Kafka to Postgres

Kafka test-topic:
{"uniqueID": "abc1", "value": 5}
{"uniqueID": "abc2", "value": 6}
{"uniqueID": "abc3", "value": 7}
{"uniqueID": "abc4", "value": 8}

Our goal is to take this Kafka data and get it into our database. The first thing we need to do is make a table:

from pyflink.common import Configuration
from pyflink.table import EnvironmentSettings, TableEnvironment, StreamTableEnvironment
from pyflink.datastream import StreamExecutionEnvironment

env = StreamExecutionEnvironment.get_execution_environment()
env.add_jars("file:///path/flink-sql-connector-kafka-1.17.1.jar")

config = Configuration()

env_settings = EnvironmentSettings.new_instance() \
   .in_streaming_mode() \
   .with_configuration(config) \
   .build()

table_env = StreamTableEnvironment.create(env, environment_settings=env_settings)

# Define the Kafka source table
table_env.execute_sql("""CREATE TABLE kafka_source_table (
    uniqueID VARCHAR,
    value INT
) WITH (
    'connector' = 'kafka',
    'topic' = 'test-topic',
    'properties.bootstrap.servers' = 'server01:9000',
    'properties.group.id' = 'test-topic',
    'format' = 'json',
    'json.fail-on-missing-field' = 'false',
    'json.ignore-parse-errors' = 'true',
    'scan.startup.mode' = 'earliest-offset'
)"""

# Query the data
result = table_env.execute_sql("""SELECT
uniqueID,
value 
FROM kafka_source_table""")

result.print()

This code makes a streaming table from Kafka records, and prints the following:

uniqueIDvalue
abc15
abc26
abc37
abc48

Now how do we send this data to our database?

from pyflink.common import Configuration
from pyflink.table import EnvironmentSettings, TableEnvironment, StreamTableEnvironment
from pyflink.datastream import StreamExecutionEnvironment
from pyflink.table.catalog import JdbcCatalog

env = StreamExecutionEnvironment.get_execution_environment()
env.add_jars("file:///data/python38/jupyter/lib/flink-sql-connector-kafka-1.17.1.jar")

config = Configuration()
env_settings = EnvironmentSettings.new_instance()\
   .in_streaming_mode()\
   .with_configuration(config)\
   .build()

table_env = StreamTableEnvironment.create(env, environment_settings=env_settings)

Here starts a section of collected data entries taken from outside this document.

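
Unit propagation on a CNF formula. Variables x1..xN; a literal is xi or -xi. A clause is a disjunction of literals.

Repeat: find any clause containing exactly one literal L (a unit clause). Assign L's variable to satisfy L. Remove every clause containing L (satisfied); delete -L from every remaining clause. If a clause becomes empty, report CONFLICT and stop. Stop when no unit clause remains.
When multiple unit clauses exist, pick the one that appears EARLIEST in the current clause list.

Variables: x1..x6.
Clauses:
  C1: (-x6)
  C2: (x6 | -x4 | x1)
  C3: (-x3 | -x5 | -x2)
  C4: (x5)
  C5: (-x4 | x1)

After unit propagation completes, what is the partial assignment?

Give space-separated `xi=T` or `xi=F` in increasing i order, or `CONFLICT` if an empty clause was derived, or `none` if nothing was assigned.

Answer: x5=T x6=F

Derivation:
unit clause [-6] forces x6=F; simplify:
  drop 6 from [6, -4, 1] -> [-4, 1]
  satisfied 1 clause(s); 4 remain; assigned so far: [6]
unit clause [5] forces x5=T; simplify:
  drop -5 from [-3, -5, -2] -> [-3, -2]
  satisfied 1 clause(s); 3 remain; assigned so far: [5, 6]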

table_env.get_config().set("pipeline.jars", "file:///path/flink-connector-jdbc-3.1.0-1.17.jar,file:///path/postgresql-42.6.0.jar")

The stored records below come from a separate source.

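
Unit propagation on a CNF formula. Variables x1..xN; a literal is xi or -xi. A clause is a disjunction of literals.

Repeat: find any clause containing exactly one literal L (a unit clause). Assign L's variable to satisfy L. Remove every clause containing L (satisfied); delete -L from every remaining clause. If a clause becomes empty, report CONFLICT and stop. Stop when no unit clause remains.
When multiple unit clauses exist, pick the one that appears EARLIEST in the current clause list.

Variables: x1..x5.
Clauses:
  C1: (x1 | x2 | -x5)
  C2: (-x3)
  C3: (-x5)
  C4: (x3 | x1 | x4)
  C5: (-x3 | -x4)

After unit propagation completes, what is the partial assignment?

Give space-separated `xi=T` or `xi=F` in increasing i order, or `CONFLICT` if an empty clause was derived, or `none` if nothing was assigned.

unit clause [-3] forces x3=F; simplify:
  drop 3 from [3, 1, 4] -> [1, 4]
  satisfied 2 clause(s); 3 remain; assigned so far: [3]
unit clause [-5] forces x5=F; simplify:
  satisfied 2 clause(s); 1 remain; assigned so far: [3, 5]

Answer: x3=F x5=F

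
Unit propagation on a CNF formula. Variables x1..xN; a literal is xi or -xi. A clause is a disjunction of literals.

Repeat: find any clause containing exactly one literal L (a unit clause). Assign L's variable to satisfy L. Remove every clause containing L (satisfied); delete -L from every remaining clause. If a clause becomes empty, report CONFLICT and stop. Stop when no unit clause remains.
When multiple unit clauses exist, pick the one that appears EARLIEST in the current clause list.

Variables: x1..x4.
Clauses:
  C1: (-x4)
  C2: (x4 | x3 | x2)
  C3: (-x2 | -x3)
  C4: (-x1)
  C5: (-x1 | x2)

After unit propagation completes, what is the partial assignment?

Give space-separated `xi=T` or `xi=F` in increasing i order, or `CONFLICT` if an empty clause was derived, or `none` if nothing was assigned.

Answer: x1=F x4=F

Derivation:
unit clause [-4] forces x4=F; simplify:
  drop 4 from [4, 3, 2] -> [3, 2]
  satisfied 1 clause(s); 4 remain; assigned so far: [4]
unit clause [-1] forces x1=F; simplify:
  satisfied 2 clause(s); 2 remain; assigned so far: [1, 4]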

table_env.execute_sql("""CREATE TABLE kafka_source_table (
    uniqueID VARCHAR,
    value INT
) WITH (
    'connector' = 'kafka',
    'topic' = 'test-topic',
    'properties.bootstrap.servers' = 'server01:9000',
    'properties.group.id' = 'test-topic',
    'format' = 'json',
    'json.fail-on-missing-field' = 'false',
    'json.ignore-parse-errors' = 'true',
    'scan.startup.mode' = 'earliest-offset'
)"""

stmt_set = table_env.create_statement_set()


stmt_set.add_insert_sql("""SELECT
uniqueID,
value 
FROM kafka_source_table""")

table_env.execute_sql("""
CREATE TABLE postgres_sink_table (
    uniqueID STRING,
    value INT,
    PRIMARY KEY (`uniqueID`) NOT ENFORCED
) WITH (
    'connector' = 'jdbc',
    'url' = 'jdbc:postgresql://server01:9000/aureus',
    'table-name' = 'test_tbl',
    'drivername' = 'org.postgresql.Driver',
    'username' = 'username',
    'password' = 'password',
    'sink.buffer-flush.max-rows' = '1000',
    'sink.buffer-flush.interval' = '1s'
)
""")


stmt_set.execute().wait()

We use pipeline.jars to add the necessary jar files to connect to postgres, we make a select statement to select from the kafka table, and then we define our postgres sink. Submitting this job would run indefinitely and upsert to test_tbl on primary key uniqueID.